Même le justiciable qui connait la médiation, ne sait pas qu’elle apporte une plus-value par rapport à la négociation qui vient d’échouer avant qu’il ne s’adresse à son avocat.

Il n’est pas rare que l’avocat ne sache pas expliquer à son client pourquoi l’intervention d’un tiers formé à la médiation constitue une réelle chance de résoudre le litige.

L’avocat se retient parfois de parler à son client de modes alternatifs de résolution de conflits lorsque le client a décidé de le consulter avec l’intention de lancer une action judiciaire. Le client n’est pas ouvert à des alternatives.

La colère du client étant « mauvaise conseillère », elle pousse le client à vouloir amener le litige à (ce qui est ressenti comme) son paroxysme, la procédure judiciaire.

D’autres justiciables évitent la médiation alors qu’ils ne veulent pas se confronter à l’autre partie. Si l’avocat n’est pas formé, il ne sait pas préparer son client à cet obstacle et le mettre en confiance.

Ainsi, plus le litige implique des sentiments personnels, plus le justiciable préfère confier son litige à des tiers, l’avocat et le juge. Cela est paradoxal parce que plus le litige est personnel, moins les réponses apportées par la justice, couvrent les besoins des parties.

Au détriment de son intérêt, le justiciable opte pour la procédure judiciaire qui met une distance « clinique » entre lui et son litige.

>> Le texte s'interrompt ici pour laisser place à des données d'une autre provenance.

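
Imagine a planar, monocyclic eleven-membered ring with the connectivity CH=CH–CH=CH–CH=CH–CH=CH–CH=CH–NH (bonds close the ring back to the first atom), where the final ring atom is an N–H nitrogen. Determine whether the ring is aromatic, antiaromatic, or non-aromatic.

The p orbitals form a continuous loop: the double-bond atoms are sp², each contributing one p electron; the pyrrole-type nitrogen donates its lone pair from the p orbital. The ring is fully conjugated.
Counting π electrons: 5 × 2 = 10 from the double-bond units + 2 from the NH atom = 12.
With 12 = 4·3 π electrons, Hückel's rule classifies the planar ring as antiaromatic.

Antiaromatic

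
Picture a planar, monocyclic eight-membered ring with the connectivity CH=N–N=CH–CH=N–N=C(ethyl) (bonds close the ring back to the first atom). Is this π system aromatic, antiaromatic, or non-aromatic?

Antiaromatic

Every ring atom contributes a p orbital perpendicular to the ring (each doubly-bonded ring atom is sp² with one p-orbital electron; the doubly-bonded nitrogens are pyridine-type — their lone pairs lie in the ring plane, leaving one electron in the p orbital), so the π system is cyclic and fully conjugated.
Tallying contributions gives 4 × 2 = 8 from the 4 double-bond units.
8 = 4(2); a planar, fully conjugated 4n system is antiaromatic.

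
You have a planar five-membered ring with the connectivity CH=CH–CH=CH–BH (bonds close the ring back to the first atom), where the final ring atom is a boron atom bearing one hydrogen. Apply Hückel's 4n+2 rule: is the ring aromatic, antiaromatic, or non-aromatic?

Antiaromatic

The p orbitals form a continuous loop: the double-bond atoms are sp², each contributing one p electron; the boron has an empty p orbital. The ring is fully conjugated.
Counting π electrons: 2 × 2 = 4 from the double-bond units + 0 from the BH atom = 4.
With 4 = 4·1 π electrons, Hückel's rule classifies the planar ring as antiaromatic.
(This ring is borole.)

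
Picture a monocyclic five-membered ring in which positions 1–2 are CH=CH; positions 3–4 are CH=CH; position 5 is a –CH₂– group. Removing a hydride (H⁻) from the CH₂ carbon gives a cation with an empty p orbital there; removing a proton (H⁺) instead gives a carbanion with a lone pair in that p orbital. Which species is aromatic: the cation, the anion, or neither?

The anion

In both ions every ring atom is sp² and contributes a p orbital, so both rings are fully conjugated.
Cation: 2 × 2 + 0 = 4 π electrons → 4(1), antiaromatic.
Anion: 2 × 2 + 2 = 6 π electrons → 4(1)+2, aromatic.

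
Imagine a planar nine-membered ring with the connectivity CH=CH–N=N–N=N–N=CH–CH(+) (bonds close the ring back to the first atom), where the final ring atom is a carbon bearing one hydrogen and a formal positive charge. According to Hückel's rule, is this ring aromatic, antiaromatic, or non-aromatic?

Antiaromatic

The p orbitals form a continuous loop: the double-bond atoms are sp², each contributing one p electron; each sp² =N– keeps its lone pair in-plane and puts one electron into the π system; the carbocation has an empty p orbital. The ring is fully conjugated.
π-electron count: 4 × 2 = 8 from the double-bond units + 0 from the CH(+) atom = 8.
8 is a 4n count (n = 2), so the planar conjugated ring is antiaromatic.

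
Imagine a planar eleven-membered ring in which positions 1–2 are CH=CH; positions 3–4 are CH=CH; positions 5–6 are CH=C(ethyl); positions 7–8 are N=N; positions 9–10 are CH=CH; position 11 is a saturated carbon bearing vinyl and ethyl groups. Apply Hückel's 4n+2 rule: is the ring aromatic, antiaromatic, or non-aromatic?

Non-aromatic

Because that saturated carbon is sp³ and has no p orbital in the ring π system at the C(vinyl)(ethyl) position, the π system cannot extend all the way around the ring.
Without a continuous loop of overlapping p orbitals the Hückel electron count never comes into play.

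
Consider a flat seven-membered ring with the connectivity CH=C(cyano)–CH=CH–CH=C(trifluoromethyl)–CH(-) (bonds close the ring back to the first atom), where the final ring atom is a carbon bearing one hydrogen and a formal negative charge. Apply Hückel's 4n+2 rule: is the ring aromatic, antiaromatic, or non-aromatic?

Check conjugation: each doubly-bonded ring atom is sp² with one p-orbital electron; the carbanion's lone pair occupies the p orbital — every position has a p orbital, so the cyclic π system is continuous.
π-electron count: 3 × 2 = 6 from the double-bond units + 2 from the CH(-) atom = 8.
With 8 = 4·2 π electrons, Hückel's rule classifies the planar ring as antiaromatic.

Antiaromatic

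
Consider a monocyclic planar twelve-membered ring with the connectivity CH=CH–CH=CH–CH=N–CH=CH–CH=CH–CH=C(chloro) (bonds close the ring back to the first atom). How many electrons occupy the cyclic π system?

Check conjugation: each doubly-bonded ring atom is sp² with one p-orbital electron; each =N– nitrogen is pyridine-type (lone pair in the sp² plane, one electron in the p orbital) — every position has a p orbital, so the cyclic π system is continuous.
π-electron count: 6 × 2 = 12 from the 6 double-bond units.

12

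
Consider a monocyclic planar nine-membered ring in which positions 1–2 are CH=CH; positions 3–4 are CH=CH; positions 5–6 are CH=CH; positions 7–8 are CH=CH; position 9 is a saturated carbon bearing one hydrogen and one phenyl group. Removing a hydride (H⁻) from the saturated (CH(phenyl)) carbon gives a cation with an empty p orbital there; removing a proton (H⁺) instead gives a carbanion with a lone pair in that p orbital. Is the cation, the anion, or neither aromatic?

Once that carbon is sp², every ring atom has a p orbital and both ions are fully conjugated.
Cation: 4 × 2 + 0 = 8 π electrons → 4(2), antiaromatic.
Anion: 4 × 2 + 2 = 10 π electrons → 4(2)+2, aromatic.

The anion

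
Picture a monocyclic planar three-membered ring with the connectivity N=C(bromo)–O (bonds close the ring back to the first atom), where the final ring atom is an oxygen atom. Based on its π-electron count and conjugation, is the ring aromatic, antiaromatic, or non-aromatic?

Antiaromatic

All ring atoms are sp² and supply a p orbital to the ring (every atom in a ring double bond is sp² and brings one electron to the p orbital; each sp² =N– keeps its lone pair in-plane and puts one electron into the π system; the oxygen donates one lone pair from its p orbital); the conjugation is uninterrupted.
Adding the contributions, 1 × 2 = 2 from the double-bond unit + 2 from the O atom = 4.
4 is a 4n count (n = 1), so the planar conjugated ring is antiaromatic.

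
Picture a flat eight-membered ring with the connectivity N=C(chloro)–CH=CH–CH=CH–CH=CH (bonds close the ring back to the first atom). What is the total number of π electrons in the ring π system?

Check conjugation: the double-bond atoms are sp², each contributing one p electron; the doubly-bonded nitrogens are pyridine-type — their lone pairs lie in the ring plane, leaving one electron in the p orbital — every position has a p orbital, so the cyclic π system is continuous.
π-electron count: 4 × 2 = 8 from the 4 double-bond units.

8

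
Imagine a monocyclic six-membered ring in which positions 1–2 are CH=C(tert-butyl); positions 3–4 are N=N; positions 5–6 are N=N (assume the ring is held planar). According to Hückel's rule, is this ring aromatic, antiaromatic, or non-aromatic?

The p orbitals form a continuous loop: every atom in a ring double bond is sp² and brings one electron to the p orbital; each sp² =N– keeps its lone pair in-plane and puts one electron into the π system. The ring is fully conjugated.
Tallying contributions gives 3 × 2 = 6 from the 3 double-bond units.
With 6 π electrons (n = 1), the Hückel 4n+2 condition holds.

Aromatic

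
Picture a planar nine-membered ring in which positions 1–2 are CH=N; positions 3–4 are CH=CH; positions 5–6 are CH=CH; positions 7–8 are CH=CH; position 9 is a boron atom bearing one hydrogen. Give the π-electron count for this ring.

8

Check conjugation: each doubly-bonded ring atom is sp² with one p-orbital electron; each =N– nitrogen is pyridine-type (lone pair in the sp² plane, one electron in the p orbital); the boron has an empty p orbital — every position has a p orbital, so the cyclic π system is continuous.
Tallying contributions gives 4 × 2 = 8 from the double-bond units + 0 from the BH atom = 8.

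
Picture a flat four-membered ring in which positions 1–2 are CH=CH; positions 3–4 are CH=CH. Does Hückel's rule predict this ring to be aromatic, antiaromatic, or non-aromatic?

Antiaromatic

The p orbitals form a continuous loop: the double-bond atoms are sp², each contributing one p electron. The ring is fully conjugated.
π-electron count: 2 × 2 = 4 from the 2 double-bond units.
A 4n π count (4, n = 1) in a planar conjugated ring means antiaromatic.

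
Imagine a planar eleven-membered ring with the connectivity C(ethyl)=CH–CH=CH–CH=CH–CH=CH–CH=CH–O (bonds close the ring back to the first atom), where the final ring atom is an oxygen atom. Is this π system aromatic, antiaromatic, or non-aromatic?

Antiaromatic

All ring atoms are sp² and supply a p orbital to the ring (the double-bond atoms are sp², each contributing one p electron; the oxygen donates one lone pair from its p orbital); the conjugation is uninterrupted.
π-electron count: 5 × 2 = 10 from the double-bond units + 2 from the O atom = 12.
12 = 4(3); a planar, fully conjugated 4n system is antiaromatic.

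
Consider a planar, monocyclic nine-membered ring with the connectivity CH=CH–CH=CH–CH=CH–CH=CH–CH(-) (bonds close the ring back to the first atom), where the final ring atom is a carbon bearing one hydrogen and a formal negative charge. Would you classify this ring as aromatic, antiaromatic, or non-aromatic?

Aromatic

The p orbitals form a continuous loop: every atom in a ring double bond is sp² and brings one electron to the p orbital; the carbanion's lone pair occupies the p orbital. The ring is fully conjugated.
Adding the contributions, 4 × 2 = 8 from the double-bond units + 2 from the CH(-) atom = 10.
That gives a 4n+2 count (10, n = 2).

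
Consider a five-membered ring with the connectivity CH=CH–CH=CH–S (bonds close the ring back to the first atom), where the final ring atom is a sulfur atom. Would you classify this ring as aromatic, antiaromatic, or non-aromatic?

Aromatic

All ring atoms are sp² and supply a p orbital to the ring (the double-bond atoms are sp², each contributing one p electron; the sulfur donates one lone pair from its p orbital); the conjugation is uninterrupted.
Counting π electrons: 2 × 2 = 4 from the double-bond units + 2 from the S atom = 6.
That gives a 4n+2 count (6, n = 1).
This is thiophene.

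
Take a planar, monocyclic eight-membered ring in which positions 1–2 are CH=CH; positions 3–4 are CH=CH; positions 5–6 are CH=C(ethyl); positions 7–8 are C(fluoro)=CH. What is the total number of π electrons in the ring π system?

8

Every ring atom contributes a p orbital perpendicular to the ring (each doubly-bonded ring atom is sp² with one p-orbital electron), so the π system is cyclic and fully conjugated.
Adding the contributions, 4 × 2 = 8 from the 4 double-bond units.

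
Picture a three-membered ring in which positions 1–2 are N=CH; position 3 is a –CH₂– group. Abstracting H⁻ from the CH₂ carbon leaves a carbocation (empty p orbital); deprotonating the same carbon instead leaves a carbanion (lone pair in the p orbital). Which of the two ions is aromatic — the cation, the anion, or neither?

In either ion the ring is fully conjugated: every atom, including the new sp² carbon, supplies a p orbital.
Cation: 1 × 2 + 0 = 2 π electrons → 4(0)+2, aromatic.
Anion: 1 × 2 + 2 = 4 π electrons → 4(1), antiaromatic.

The cation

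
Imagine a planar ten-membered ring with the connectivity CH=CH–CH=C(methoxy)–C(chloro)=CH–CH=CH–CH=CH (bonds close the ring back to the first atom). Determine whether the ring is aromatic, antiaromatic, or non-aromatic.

Every ring atom contributes a p orbital perpendicular to the ring (every atom in a ring double bond is sp² and brings one electron to the p orbital), so the π system is cyclic and fully conjugated.
Tallying contributions gives 5 × 2 = 10 from the 5 double-bond units.
10 = 4(2) + 2, which satisfies Hückel's 4n+2 rule.

Aromatic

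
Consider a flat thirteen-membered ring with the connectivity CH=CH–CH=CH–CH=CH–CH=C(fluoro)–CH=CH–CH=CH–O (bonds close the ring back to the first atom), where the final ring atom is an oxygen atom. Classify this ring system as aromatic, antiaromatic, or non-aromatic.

Aromatic

Check conjugation: each doubly-bonded ring atom is sp² with one p-orbital electron; the oxygen donates one lone pair from its p orbital — every position has a p orbital, so the cyclic π system is continuous.
Counting π electrons: 6 × 2 = 12 from the double-bond units + 2 from the O atom = 14.
With 14 π electrons (n = 3), the Hückel 4n+2 condition holds.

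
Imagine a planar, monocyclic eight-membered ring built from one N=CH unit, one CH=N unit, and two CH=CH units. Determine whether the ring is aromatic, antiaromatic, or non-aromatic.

Check conjugation: each doubly-bonded ring atom is sp² with one p-orbital electron; the doubly-bonded nitrogens are pyridine-type — their lone pairs lie in the ring plane, leaving one electron in the p orbital — every position has a p orbital, so the cyclic π system is continuous.
Tallying contributions gives 4 × 2 = 8 from the 4 double-bond units.
8 is a 4n count (n = 2), so the planar conjugated ring is antiaromatic.

Antiaromatic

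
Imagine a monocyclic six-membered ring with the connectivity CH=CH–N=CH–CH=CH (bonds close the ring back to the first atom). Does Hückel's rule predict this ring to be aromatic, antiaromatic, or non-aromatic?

Check conjugation: every atom in a ring double bond is sp² and brings one electron to the p orbital; each =N– nitrogen is pyridine-type (lone pair in the sp² plane, one electron in the p orbital) — every position has a p orbital, so the cyclic π system is continuous.
Tallying contributions gives 3 × 2 = 6 from the 3 double-bond units.
Since 6 = 4·1 + 2, the ring meets the 4n+2 criterion.

Aromatic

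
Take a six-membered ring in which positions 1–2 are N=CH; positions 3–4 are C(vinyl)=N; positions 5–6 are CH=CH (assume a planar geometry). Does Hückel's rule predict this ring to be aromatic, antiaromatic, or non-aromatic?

Every ring atom contributes a p orbital perpendicular to the ring (every atom in a ring double bond is sp² and brings one electron to the p orbital; each sp² =N– keeps its lone pair in-plane and puts one electron into the π system), so the π system is cyclic and fully conjugated.
Adding the contributions, 3 × 2 = 6 from the 3 double-bond units.
With 6 π electrons (n = 1), the Hückel 4n+2 condition holds.

Aromatic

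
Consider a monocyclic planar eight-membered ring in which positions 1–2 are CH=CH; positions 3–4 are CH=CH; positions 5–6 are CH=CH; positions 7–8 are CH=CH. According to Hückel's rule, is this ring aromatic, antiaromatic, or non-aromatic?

All ring atoms are sp² and supply a p orbital to the ring (each doubly-bonded ring atom is sp² with one p-orbital electron); the conjugation is uninterrupted.
π-electron count: 4 × 2 = 8 from the 4 double-bond units.
8 is a 4n count (n = 2), so the planar conjugated ring is antiaromatic.

Antiaromatic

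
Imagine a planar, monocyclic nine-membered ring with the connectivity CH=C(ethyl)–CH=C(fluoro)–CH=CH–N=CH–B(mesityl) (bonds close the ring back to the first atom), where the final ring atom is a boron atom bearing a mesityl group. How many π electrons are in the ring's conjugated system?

The p orbitals form a continuous loop: each doubly-bonded ring atom is sp² with one p-orbital electron; each =N– nitrogen is pyridine-type (lone pair in the sp² plane, one electron in the p orbital); the boron has an empty p orbital. The ring is fully conjugated.
Counting π electrons: 4 × 2 = 8 from the double-bond units + 0 from the B(mesityl) atom = 8.

8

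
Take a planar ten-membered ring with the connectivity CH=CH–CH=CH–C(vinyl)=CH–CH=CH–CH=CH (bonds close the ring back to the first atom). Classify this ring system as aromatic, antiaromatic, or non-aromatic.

Every ring atom contributes a p orbital perpendicular to the ring (every atom in a ring double bond is sp² and brings one electron to the p orbital), so the π system is cyclic and fully conjugated.
Tallying contributions gives 5 × 2 = 10 from the 5 double-bond units.
10 = 4(2) + 2, which satisfies Hückel's 4n+2 rule.

Aromatic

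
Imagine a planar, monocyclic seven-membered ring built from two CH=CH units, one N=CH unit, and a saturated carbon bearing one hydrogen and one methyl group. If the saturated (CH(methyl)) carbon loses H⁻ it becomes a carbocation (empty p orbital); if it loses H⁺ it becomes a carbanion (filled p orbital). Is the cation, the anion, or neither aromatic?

The cation

In either ion the ring is fully conjugated: every atom, including the new sp² carbon, supplies a p orbital.
Cation: 3 × 2 + 0 = 6 π electrons → 4(1)+2, aromatic.
Anion: 3 × 2 + 2 = 8 π electrons → 4(2), antiaromatic.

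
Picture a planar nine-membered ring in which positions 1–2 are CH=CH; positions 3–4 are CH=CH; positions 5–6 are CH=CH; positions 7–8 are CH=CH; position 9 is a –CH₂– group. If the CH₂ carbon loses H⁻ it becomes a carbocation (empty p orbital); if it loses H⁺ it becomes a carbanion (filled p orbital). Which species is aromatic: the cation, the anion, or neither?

The anion

Once that carbon is sp², every ring atom has a p orbital and both ions are fully conjugated.
Cation: 4 × 2 + 0 = 8 π electrons → 4(2), antiaromatic.
Anion: 4 × 2 + 2 = 10 π electrons → 4(2)+2, aromatic.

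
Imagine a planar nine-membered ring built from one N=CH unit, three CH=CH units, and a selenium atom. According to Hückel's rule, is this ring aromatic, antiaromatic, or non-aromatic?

Aromatic

Every ring atom contributes a p orbital perpendicular to the ring (every atom in a ring double bond is sp² and brings one electron to the p orbital; each sp² =N– keeps its lone pair in-plane and puts one electron into the π system; the selenium donates one lone pair from its p orbital), so the π system is cyclic and fully conjugated.
π-electron count: 4 × 2 = 8 from the double-bond units + 2 from the Se atom = 10.
Since 10 = 4·2 + 2, the ring meets the 4n+2 criterion.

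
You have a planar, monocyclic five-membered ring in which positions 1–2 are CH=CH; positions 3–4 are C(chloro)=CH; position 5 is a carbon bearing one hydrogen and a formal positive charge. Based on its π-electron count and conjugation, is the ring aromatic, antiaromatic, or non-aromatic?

Antiaromatic

The p orbitals form a continuous loop: the double-bond atoms are sp², each contributing one p electron; the carbocation has an empty p orbital. The ring is fully conjugated.
Tallying contributions gives 2 × 2 = 4 from the double-bond units + 0 from the CH(+) atom = 4.
With 4 = 4·1 π electrons, Hückel's rule classifies the planar ring as antiaromatic.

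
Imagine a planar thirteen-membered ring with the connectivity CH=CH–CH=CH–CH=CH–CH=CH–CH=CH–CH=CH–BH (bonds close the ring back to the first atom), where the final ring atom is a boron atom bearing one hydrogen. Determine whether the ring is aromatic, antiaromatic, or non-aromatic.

Antiaromatic

Check conjugation: every atom in a ring double bond is sp² and brings one electron to the p orbital; the boron has an empty p orbital — every position has a p orbital, so the cyclic π system is continuous.
Counting π electrons: 6 × 2 = 12 from the double-bond units + 0 from the BH atom = 12.
With 12 = 4·3 π electrons, Hückel's rule classifies the planar ring as antiaromatic.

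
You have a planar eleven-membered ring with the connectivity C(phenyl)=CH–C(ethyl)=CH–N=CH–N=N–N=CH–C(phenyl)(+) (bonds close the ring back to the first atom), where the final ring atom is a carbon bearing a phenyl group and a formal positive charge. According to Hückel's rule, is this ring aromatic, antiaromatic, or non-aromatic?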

Le client qui change d’idée après avoir engagé une procédure judiciaire, ne sait pas que le code de procédure civile prévoit qu’en cas de demande conjointe des parties, le juge suspend la procédure pour laisser les parties tenter une médiation.

Le justiciable peut avoir perdu confiance dans la volonté de l’autre partie de trouver une solution ou de respecter l’arrangement éventuel de fin de médiation. Le justiciable préfère alors la certitude de la procédure judiciaire à la fin de laquelle il y a toujours une décision qui clos le litige.

Les accords trouvés en conclusion de médiations sont presque toujours exécutés. Pour le cas où ils ne le seraient pas, le code de procédure civile prévoit la possibilité de demander au juge d’homologuer l’accord qui est alors exécuté par un huissier de justice.

Conclusion :

La médiation constitue une chance pour le justiciable de trouver des solutions à ses litiges qui sont garanties par la loi. Ils sont personnalisés et peuvent être mises en œuvre rapidement.

C’est pour cette raison que la médiation est appelée à se développer dans les années qui viennent.

D’autant plus qu’il existe de plus en plus de médiateurs hautement qualifiés pour accompagner les parties.